3.1 – A pensão por morte no R.G.P.S.

Como visto anteriormente, um dos eventos cobertos pela Previdência Social é a morte do segurado, risco social protegido pelo benefício denominado como da pensão por morte previdenciária.

De acordo com José Manuel Almansa Pastor (1977, VOL II, p. 87), o primado da proteção decorrente da pensão é a proteção em face do falecimento e o da sobrevivência. Diz o autor que o falecimento gera gastos com o enterro, sepultamento, e outros ônus decorrente da morte, enquanto a sobrevivência consiste na situação de necessidade em que os dependentes possuíam em relação ao instituidor. Com base no nosso ordenamento jurídico, a pensão por morte nada mais é do que a contraprestação da previdência, garantida ao dependente do segurado. Nas palavras de Marcos de Queiroz Ramalho (2010: p.63), a pensão por morte é um benefício tipicamente familiar voltado ao sustento dos dependentes do segurado.

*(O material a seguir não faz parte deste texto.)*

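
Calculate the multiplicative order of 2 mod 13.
Powers of 2 mod 13: 2^1≡2, 2^2≡4, 2^3≡8, 2^4≡3, 2^5≡6, 2^6≡12, 2^7≡11, 2^8≡9, 2^9≡5, 2^10≡10, 2^11≡7, 2^12≡1. Order = 12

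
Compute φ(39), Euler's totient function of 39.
24

Prime factorization: 39 = 3 × 13
Using the formula φ(n) = n × Π(1 - 1/p) for each prime factor p:
φ(39) = 39 × (1 - 1/3) × (1 - 1/13)
φ(39) = 24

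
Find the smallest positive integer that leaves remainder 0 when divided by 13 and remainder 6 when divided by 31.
M = 13 × 31 = 403. M₁ = 31, y₁ ≡ 8 (mod 13). M₂ = 13, y₂ ≡ 12 (mod 31). t = 0×31×8 + 6×13×12 ≡ 130 (mod 403). The smallest positive such number is 130.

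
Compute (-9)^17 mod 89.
Using repeated squaring. (-9) ≡ 80 (mod 89). 17 = 16 + 1 (binary 10001). Repeated squaring mod 89: 80^1 ≡ 80; 80^2 ≡ 80² = 6400 ≡ 81; 80^4 ≡ 81² = 6561 ≡ 64; 80^8 ≡ 64² = 4096 ≡ 2; 80^16 ≡ 2² = 4 ≡ 4. Multiply: (-9)^17 ≡ 80^16 × 80^1 ≡ 4 × 80 (mod 89): 4 × 80 = 320 ≡ 53. So (-9)^17 ≡ 53 (mod 89).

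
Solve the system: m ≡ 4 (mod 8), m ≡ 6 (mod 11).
M = 8 × 11 = 88. M₁ = 11, y₁ ≡ 3 (mod 8). M₂ = 8, y₂ ≡ 7 (mod 11). m = 4×11×3 + 6×8×7 ≡ 28 (mod 88)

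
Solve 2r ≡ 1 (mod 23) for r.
2^(-1) ≡ 12 (mod 23). Verification: 2 × 12 = 24 ≡ 1 (mod 23)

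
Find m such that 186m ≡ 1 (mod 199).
186^(-1) ≡ 153 (mod 199). Verification: 186 × 153 = 28458 ≡ 1 (mod 199)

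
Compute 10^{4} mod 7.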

Possui fonte matriz no artigo 201, inciso I da Constituição federal e é regulamentado pela Lei nº 8.213/1991, em seus artigos 74 usque 79, pelo Decreto nº 3.048/1999, nos seus arts. 105 a 115. No âmbito administrativo, o INSS elaborou a Instrução Normativa INSS PRES 77/2015, que regulamenta a matéria a partir do artigo 364.

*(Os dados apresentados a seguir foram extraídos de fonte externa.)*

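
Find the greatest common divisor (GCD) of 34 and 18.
2

Using the Euclidean algorithm:
34 = 1 × 18 + 16
18 = 1 × 16 + 2
16 = 8 × 2 + 0

GCD(34, 18) = 2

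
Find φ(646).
288

Prime factorization: 646 = 2 × 17 × 19
Using the formula φ(n) = n × Π(1 - 1/p) for each prime factor p:
φ(646) = 646 × (1 - 1/2) × (1 - 1/17) × (1 - 1/19)
φ(646) = 288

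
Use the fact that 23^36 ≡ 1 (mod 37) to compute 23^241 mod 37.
By Fermat: 23^{36} ≡ 1 (mod 37). 241 = 6×36 + 25. So 23^{241} ≡ 23^{25} ≡ 23 (mod 37)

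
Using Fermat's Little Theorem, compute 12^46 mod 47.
By Fermat's Little Theorem, 12^{46} ≡ 1 (mod 47) since 47 is prime and gcd(12, 47) = 1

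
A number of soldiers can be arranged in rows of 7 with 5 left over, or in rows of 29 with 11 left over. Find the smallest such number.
M = 7 × 29 = 203. M₁ = 29, y₁ ≡ 1 (mod 7). M₂ = 7, y₂ ≡ 25 (mod 29). y = 5×29×1 + 11×7×25 ≡ 40 (mod 203). The smallest positive such number is 40.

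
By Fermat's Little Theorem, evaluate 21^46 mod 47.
By Fermat's Little Theorem, 21^{46} ≡ 1 (mod 47) since 47 is prime and gcd(21, 47) = 1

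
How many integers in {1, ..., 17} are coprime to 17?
16

Prime factorization: 17 = 17
Using the formula φ(n) = n × Π(1 - 1/p) for each prime factor p:
φ(17) = 17 × (1 - 1/17)
φ(17) = 16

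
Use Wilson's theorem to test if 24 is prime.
(23)! mod 24 = 0. Since 0 ≢ -1 (mod 24), 24 is not prime.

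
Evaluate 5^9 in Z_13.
9 = 8 + 1 (binary 1001). Repeated squaring mod 13: 5^1 ≡ 5; 5^2 ≡ 5² = 25 ≡ 12; 5^4 ≡ 12² = 144 ≡ 1; 5^8 ≡ 1² = 1 ≡ 1. Multiply: 5^9 = 5^8 × 5^1 ≡ 1 × 5 (mod 13): 1 × 5 = 5 ≡ 5. So 5^9 ≡ 5 (mod 13).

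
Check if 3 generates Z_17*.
p - 1 = 16 has prime divisors 2. Check 3^(16/q) mod 17 for each: 3^(16/2) = 3^8 ≡ 16 (mod 17). None of these is 1, so 3 has order 16 = φ(17), so it is a primitive root mod 17.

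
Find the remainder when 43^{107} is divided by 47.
By Fermat: 43^{46} ≡ 1 (mod 47). 107 = 2×46 + 15. So 43^{107} ≡ 43^{15} ≡ 13 (mod 47)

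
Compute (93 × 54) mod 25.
22

(93 × 54) = 5022
5022 mod 25 = 22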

O benefício em questão, na prática, destina-se a garantir ao dependente a manutenção da condição econômico-financeira que lhe era proporcionada pelo segurado.

Amado (2012, p. 581), ao analisar o benefício em comento, o define como

[...] benefício previdenciário dos dependentes dos segurados, assim consideradas as pessoas listadas no artigo 16, da Lei nº 8.213/91, devendo a condição de dependente ser aferida no momento do óbito do instituidor, e não em outro marco, pois é com o falecimento que nasce o direito.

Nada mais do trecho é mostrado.